Sending email is hard. Just take a look at the success of transactional email services like Mandrill, Sendgrid, and Mailgun.
Every web application under the sun has to send email too so there’s a huge demand for services who can help developers send email more efficiently.
The thing is, if sending email is hard for developers, guess how hard it is for marketers, support teams and sales guys? If you take a look at the home pages of Mandrill, Sendgrid, and Mailgun you can tell they target developers likely because it would be too hard for a non-developer to use their services. After all a developer has to help them set up whatever email they want to send right?
At Zapier we disagree. Sending transactional or automated email should be just as easy for non-technical people as it is for developers and while that may not be the core target of Mandrill, Mailgun or Sendgrid they seem to think so too (all three have added their services via the Zapier developer platform).

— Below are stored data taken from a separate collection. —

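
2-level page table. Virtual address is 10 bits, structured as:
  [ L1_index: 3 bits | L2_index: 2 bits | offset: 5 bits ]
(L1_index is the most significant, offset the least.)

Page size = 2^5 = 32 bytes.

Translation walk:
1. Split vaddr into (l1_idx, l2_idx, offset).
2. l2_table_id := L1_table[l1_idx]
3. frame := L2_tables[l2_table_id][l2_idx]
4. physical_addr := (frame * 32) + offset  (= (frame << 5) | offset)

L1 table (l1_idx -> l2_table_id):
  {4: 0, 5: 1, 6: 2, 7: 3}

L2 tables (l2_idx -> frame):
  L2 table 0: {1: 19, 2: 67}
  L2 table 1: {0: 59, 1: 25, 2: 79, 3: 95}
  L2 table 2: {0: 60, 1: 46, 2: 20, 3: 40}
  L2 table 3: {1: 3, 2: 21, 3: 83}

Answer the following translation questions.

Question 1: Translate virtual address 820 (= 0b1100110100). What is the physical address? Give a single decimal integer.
Answer: 1492

Derivation:
vaddr = 820 = 0b1100110100
Split: l1_idx=6, l2_idx=1, offset=20
L1[6] = 2
L2[2][1] = 46
paddr = 46 * 32 + 20 = 1492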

Mandrill recently wrote this excellent post about sending custom automated follow up emails for PayPal purchases so that consumers can have some assurances that their purchase order was indeed recieved by the vendor. This is a way better feedback loop for customers than the standard PayPal purchase email that is sent.
If you look down the list of Zap templates you’ll find hundreds of different use cases for sending high value emails just like the PayPal example above.
What Good is Sending Email?
Patio11 says you should probably send more email if you want to make more money. Email is the gold standard for social and productivity. Everyone hates sending email. Automating sending email is great for web services. It should be great for other non-technical services too.
Sidenote: could be argued this adds to the clutter. Read on for more about this.
Many services have email dropboxes ala Posterous or Basecamp. Entire apps can be built without writing a single line of code by patch working email together with other pre-exisitng apps.
With Great Power Comes Great Responsibility
Sending email isn’t childs play. In the hands of a trained professional email expert is worth it’s weight in gold. Email in the hands of an amatuer will annoy email recipients, kill sender reputation scores, and cause ungodly migraines for those cleaning up the mess.
If you have never sent large amounts of email before I’d encourage, nay I’d insist, you read up on permission. Make sure whoever the recipient is, is happy the email you send reaches them. And don’t just assume they want your email. Explicitily know they want your email.
Remember tools are just that: tools. It’s how you use them that matters. So make sure you use email for good and not evil.